According to the World Health Organization, around 75% of new or emerging human infectious diseases between 1980-2013 originated in animals. Zoonotic pathogens like Ebola, SARS, MERS, avian influenza and Zika jumped from animal hosts to humans, catching the world off guard with their rapid spread. While scientists constantly monitor animal viruses with pandemic potential, the sheer diversity of pathogens means many threats go unnoticed until an outbreak occurs.

One of the key factors contributing to the emergence of global health threats is the rapid movement of people and goods around the world. This increased mobility has led to the rapid spread of infectious diseases, such as Ebola, Zika, and COVID-19, which can quickly become global pandemics. Climate change and environmental degradation are also contributing to the emergence of new infectious diseases, as well as the re-emergence of old ones. For example, deforestation and urbanization have increased the risk of exposure to zoonotic diseases, which are transmitted from animals to humans.

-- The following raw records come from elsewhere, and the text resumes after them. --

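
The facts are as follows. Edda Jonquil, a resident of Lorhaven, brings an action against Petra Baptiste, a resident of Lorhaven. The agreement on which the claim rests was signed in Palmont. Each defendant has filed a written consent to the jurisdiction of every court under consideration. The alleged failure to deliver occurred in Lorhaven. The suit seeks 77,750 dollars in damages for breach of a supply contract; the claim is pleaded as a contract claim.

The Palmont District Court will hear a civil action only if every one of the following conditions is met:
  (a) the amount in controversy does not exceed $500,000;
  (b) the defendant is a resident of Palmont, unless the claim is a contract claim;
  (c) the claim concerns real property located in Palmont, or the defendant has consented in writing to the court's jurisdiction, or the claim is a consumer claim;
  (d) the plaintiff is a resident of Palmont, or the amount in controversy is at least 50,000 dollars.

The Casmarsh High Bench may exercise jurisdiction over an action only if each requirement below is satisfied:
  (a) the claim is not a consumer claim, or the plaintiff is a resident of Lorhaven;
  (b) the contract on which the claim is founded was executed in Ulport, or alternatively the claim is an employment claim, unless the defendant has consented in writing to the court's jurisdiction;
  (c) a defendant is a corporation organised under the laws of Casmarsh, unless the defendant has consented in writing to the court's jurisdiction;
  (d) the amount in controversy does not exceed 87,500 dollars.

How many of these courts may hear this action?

2

The Palmont District Court:
  (a) The amount in controversy is USD 77,750, within the USD 500,000 ceiling. Condition met.
  (b) The defendant resides in Lorhaven, not Palmont. But the claim is a contract claim, and the 'unless' clause therefore excuses the requirement. Satisfied.
  (c) Every defendant has filed written consent, which satisfies one of the alternatives. Condition met.
  (d) The amount in controversy is USD 77,750, which meets the 50,000 dollars floor, so one alternative holds. Condition met.
  → The court has jurisdiction.
The Casmarsh High Bench:
  (a) The claim is a contract claim, not a consumer claim, so one alternative holds. Met.
  (b) The contract was executed in Palmont, not Ulport; the claim is a contract claim, not an employment claim — every alternative fails. The proviso rescues it, though: every defendant has filed written consent. Condition met.
  (c) No defendant is a corporation. But every defendant has filed written consent, and the 'unless' clause therefore excuses the requirement. Met.
  (d) The amount in controversy is $77,750, within the 87,500 dollars ceiling. Met.
  → Jurisdiction lies.
Courts with jurisdiction: the Palmont District Court, the Casmarsh High Bench — 2 in total.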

To effectively respond to emerging global health threats, it is essential to have a coordinated and comprehensive approach. This includes strong surveillance and early warning systems, effective communication and collaboration between countries and international organizations, and a robust public health infrastructure. Preparedness measures, such as stockpiling medical supplies and developing vaccines and therapeutics, are also critical to ensuring a timely response.

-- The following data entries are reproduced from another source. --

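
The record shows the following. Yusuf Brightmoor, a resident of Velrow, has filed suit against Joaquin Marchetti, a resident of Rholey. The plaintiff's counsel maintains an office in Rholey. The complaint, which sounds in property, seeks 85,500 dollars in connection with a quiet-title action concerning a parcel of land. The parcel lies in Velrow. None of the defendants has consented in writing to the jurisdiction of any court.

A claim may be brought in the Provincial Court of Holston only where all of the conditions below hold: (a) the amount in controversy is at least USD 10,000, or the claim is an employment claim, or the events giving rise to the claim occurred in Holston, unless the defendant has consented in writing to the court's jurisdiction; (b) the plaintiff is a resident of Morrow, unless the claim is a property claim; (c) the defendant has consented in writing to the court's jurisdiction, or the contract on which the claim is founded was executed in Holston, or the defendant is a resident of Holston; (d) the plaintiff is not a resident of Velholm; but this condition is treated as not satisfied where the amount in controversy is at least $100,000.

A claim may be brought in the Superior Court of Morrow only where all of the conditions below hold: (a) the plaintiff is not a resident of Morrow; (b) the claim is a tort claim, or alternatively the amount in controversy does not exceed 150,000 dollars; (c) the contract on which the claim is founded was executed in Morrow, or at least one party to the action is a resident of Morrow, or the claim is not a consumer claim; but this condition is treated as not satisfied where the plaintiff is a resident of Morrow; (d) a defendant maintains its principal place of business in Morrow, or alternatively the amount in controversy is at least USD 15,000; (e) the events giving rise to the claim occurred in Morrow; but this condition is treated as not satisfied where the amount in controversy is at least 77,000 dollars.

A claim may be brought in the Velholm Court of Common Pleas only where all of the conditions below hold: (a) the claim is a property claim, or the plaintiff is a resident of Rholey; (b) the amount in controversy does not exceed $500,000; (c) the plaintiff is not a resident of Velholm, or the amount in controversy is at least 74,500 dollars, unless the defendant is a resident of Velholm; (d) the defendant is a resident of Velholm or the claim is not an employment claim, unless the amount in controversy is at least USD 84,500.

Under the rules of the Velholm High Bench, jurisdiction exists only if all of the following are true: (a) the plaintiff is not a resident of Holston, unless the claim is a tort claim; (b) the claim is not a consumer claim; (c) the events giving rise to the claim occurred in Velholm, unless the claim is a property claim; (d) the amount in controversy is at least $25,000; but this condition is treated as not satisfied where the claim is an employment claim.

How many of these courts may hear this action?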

When outbreaks do emerge, the initial response is crucial. A slow or ineffective response allows infections to establish themselves, and countries must then mount more resource-intensive efforts to contain wider spread. The 2014-2016 Ebola epidemic revealed severe gaps, as it took months for an adequate containment effort in West Africa. Over 28,000 cases and 11,000 deaths later, the epidemic was finally brought under control. Recent analysis shows that if Ebola response had been only 3 weeks quicker, cases could have been reduced by over 90%.

In addition to these measures, it is important to address the underlying social, economic, and environmental factors that contribute to the emergence of global health threats. This includes investing in health systems and infrastructure, promoting sustainable development, and addressing the root causes of inequalities that affect access to healthcare and increase vulnerability to infectious diseases.

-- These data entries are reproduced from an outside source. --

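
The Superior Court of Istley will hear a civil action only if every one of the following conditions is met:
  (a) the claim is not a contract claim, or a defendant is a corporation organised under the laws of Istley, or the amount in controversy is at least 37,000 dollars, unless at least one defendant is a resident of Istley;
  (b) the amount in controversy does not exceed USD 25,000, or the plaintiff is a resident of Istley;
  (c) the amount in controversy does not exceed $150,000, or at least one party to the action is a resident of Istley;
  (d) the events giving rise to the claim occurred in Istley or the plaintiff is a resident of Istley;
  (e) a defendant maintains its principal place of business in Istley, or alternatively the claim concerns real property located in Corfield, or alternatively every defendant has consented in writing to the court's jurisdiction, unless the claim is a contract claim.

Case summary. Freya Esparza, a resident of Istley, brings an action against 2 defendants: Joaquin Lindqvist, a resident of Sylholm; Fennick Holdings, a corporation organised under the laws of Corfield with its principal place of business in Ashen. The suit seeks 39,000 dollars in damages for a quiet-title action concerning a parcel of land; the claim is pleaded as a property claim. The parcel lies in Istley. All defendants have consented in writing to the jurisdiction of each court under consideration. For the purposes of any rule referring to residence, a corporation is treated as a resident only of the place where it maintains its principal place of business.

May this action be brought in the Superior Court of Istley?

The Superior Court of Istley:
  (a) The claim is a property claim, not a contract claim — that alternative is enough. Condition met.
  (b) The plaintiff resides in Istley, so one alternative holds. Met.
  (c) The amount in controversy is $39,000, within the 150,000 dollars ceiling, which satisfies one of the alternatives. Condition met.
  (d) The operative events occurred in Istley, so this disjunct is met. Condition met.
  (e) Every defendant has filed written consent, so one alternative holds. Satisfied.
  → Every requirement is satisfied — jurisdiction.

Yes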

To build preparedness, the WHO established the Global Outbreak Alert and Response Network to rapidly deploy personnel and resources. The Coalition for Epidemic Preparedness Innovations stimulates development of vaccines for diseases with epidemic potential. National health systems are also focusing emergency preparedness efforts, such as establishing multi-agency command centers, stockpiling medical countermeasures and training professionals. Regional disease surveillance networks increase visibility of outbreak threats. 

While improvements have been made, challenges remain. Underfunded public health systems leave many countries ill-equipped for outbreak response. Stigma and community resistance can hamper control. Pathogen mutation risks recurring outbreaks escaping immunity. Urgent action is still needed to close surveillance gaps, strengthen health systems globally and promote international cooperation to safeguard against future pandemics. Concerted global efforts to rapidly identify and curb emerging disease threats remain key to protecting health security in an era of increased sharing and interconnection between all nations of the world.